LIVE: John Hiatt & The Goners @ The Egg, 8/24/18
Review by Bokonon
Photographs by Andrzej Pilarczyk
30 years ago, John Hiatt released his ninth album, Slow Turning.
Hiatt was coming off a career high, with Bring the Family, a masterstroke recorded with Ry Cooder, Nick Lowe and Jim Keltner (who would eventually coalesce for a single eponymous disc as Little Village, taking its name from a Sonny Boy Williamson recording).
Slow Turning upped the ante on Family, packed with Hiatt’s sly humor and his swampiest, growlingest vocals to date. He had a dozen great songs, and, tellingly, he had a terrific band in a Louisiana trio dubbed The Goners. The rhythm section — drummer Kenneth Blevins and bassist David Ranson — was tighter than a rat’s asshole and guitarist Sonny Landreth was, quite simply, a revelation.
Landreth, who would later be hailed as one of the all-time greats by Eric Clapton, played slide like a demon, inventing new ways and new tones by playing in back of the glass, over the neck, behind his eyes and inside out. Mother. Fucker.
30 years ago, Mr. Nippertown and I were lucky enough to catch The Goners on the road, more than once. Mr. Nippertown had invented the word “begoggled” to describe his emotional state at a private event featuring music by Art and Aaron Neville. Evidently it’s a word with Louisiana roots because it’s the only way to describe how
we felt watching Landreth live.
I’ve since seen the man (Landreth) at everything from backyard Frito chili pie parties in Austin to louder-than-god band gigs at the Turning Point. Begoggled every time.
30 years later at the sold-out show atThe Egg’s Hart Theatre, begoggled again. Mother. Fucker.
Hiatt and The Goners are on the road, celebrating Slow Turning’s auspicious birthday by playing it in full.
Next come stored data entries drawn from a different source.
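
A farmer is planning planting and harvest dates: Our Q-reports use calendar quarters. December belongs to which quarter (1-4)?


Month: December (month 12)
Q1: January-March (months 1-3)
Q2: April-June (months 4-6)
Q3: July-September (months 7-9)
Q4: October-December (months 10-12)
Month 12 falls in Q4

4


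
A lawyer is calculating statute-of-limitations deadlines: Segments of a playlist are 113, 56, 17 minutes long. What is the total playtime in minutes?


Durations: 113, 56, 17
Running sum: 113
+ 56 = 169
+ 17 = 186
Total duration: 186 minutes
That is 3 hours and 6 minutes

186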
The crew hit Albany as part of the journey, with Hiatt praising the venue he’s played many times, not for its curious shape, but for its welcoming vibe.
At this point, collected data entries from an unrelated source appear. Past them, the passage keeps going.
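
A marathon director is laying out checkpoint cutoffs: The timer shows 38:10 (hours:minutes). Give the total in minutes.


Hours: 38
Minutes: 10
Convert hours to minutes: 38 x 60 = 2280
Add remaining minutes: 2280 + 10 = 2290

2290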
The beauty was that this was no note-for-note nod, but a living thing. A concert for the room. Music for now.
Hiatt’s phrasing on the album is a wonder, with as much information packed in to the spaces as into the words. In his Friday night show at The Egg, he was much more casual with his mouth, tossing off key lines and killer choruses with the wisdom of his age, seen through a cracked rear view.
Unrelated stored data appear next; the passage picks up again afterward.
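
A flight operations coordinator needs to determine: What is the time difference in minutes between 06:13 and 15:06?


Start time: 06:13 = 373 minutes from midnight
End time: 15:06 = 906 minutes from midnight
Difference: 906 - 373 = 533 minutes
That is 8 hours and 53 minutes

533


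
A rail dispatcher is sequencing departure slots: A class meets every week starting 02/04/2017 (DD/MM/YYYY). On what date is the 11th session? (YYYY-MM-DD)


First occurrence: 2017-04-02 (occurrence 1)
Each occurrence is 7 days after the previous.
Occurrence 11 is 10 weeks after the first.
10 weeks = 70 days
2017-04-02 + 70 days = 2017-06-11

2017-06-11


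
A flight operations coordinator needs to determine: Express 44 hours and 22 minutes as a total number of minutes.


Hours: 44
Extra minutes: 22
Minutes per hour: 60
Hours to minutes: 44 x 60 = 2640
Total: 2640 + 22 = 2662

2662


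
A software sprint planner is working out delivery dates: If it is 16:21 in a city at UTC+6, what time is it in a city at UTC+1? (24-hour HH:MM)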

Hiatt was looser, having fun. He’s sung many of these songs hundreds of times without The Goners (who did more than one disc with him), and he took advantage of having them back by getting greezy. “Paper Thin” was fonky! “Tennessee Plates” was rippin’.
And he clearly relished standing beside Landreth again, who shook things up on his own, playing — pretty hard to believe — better than ever. For all his fire and brimstone (good lord, to hear the man slide a Firebird!), Landreth knows how to lay out, and his spare commentary on “Icy Blue Heart,” such a highlight of the original album, was as chill as the title. And perfect, too.
Best of the evening was “Is Anybody There?” with Hiatt behind the piano. He hit the keys again for an encore of Family’s “Have a Little Faith in Me.” And he opened the show with a generous selection of solo acoustic tunes, including new stuff slated for an upcoming disc.
It’s a longtime trend, paying tribute to entire albums — of one’s own as well as others. It’s not a bad thing, unless it’s purely a nostalgia trip. It was grand to hear Hiatt look back. It will be more interesting (as evinced by those solo numbers) to see what he does next.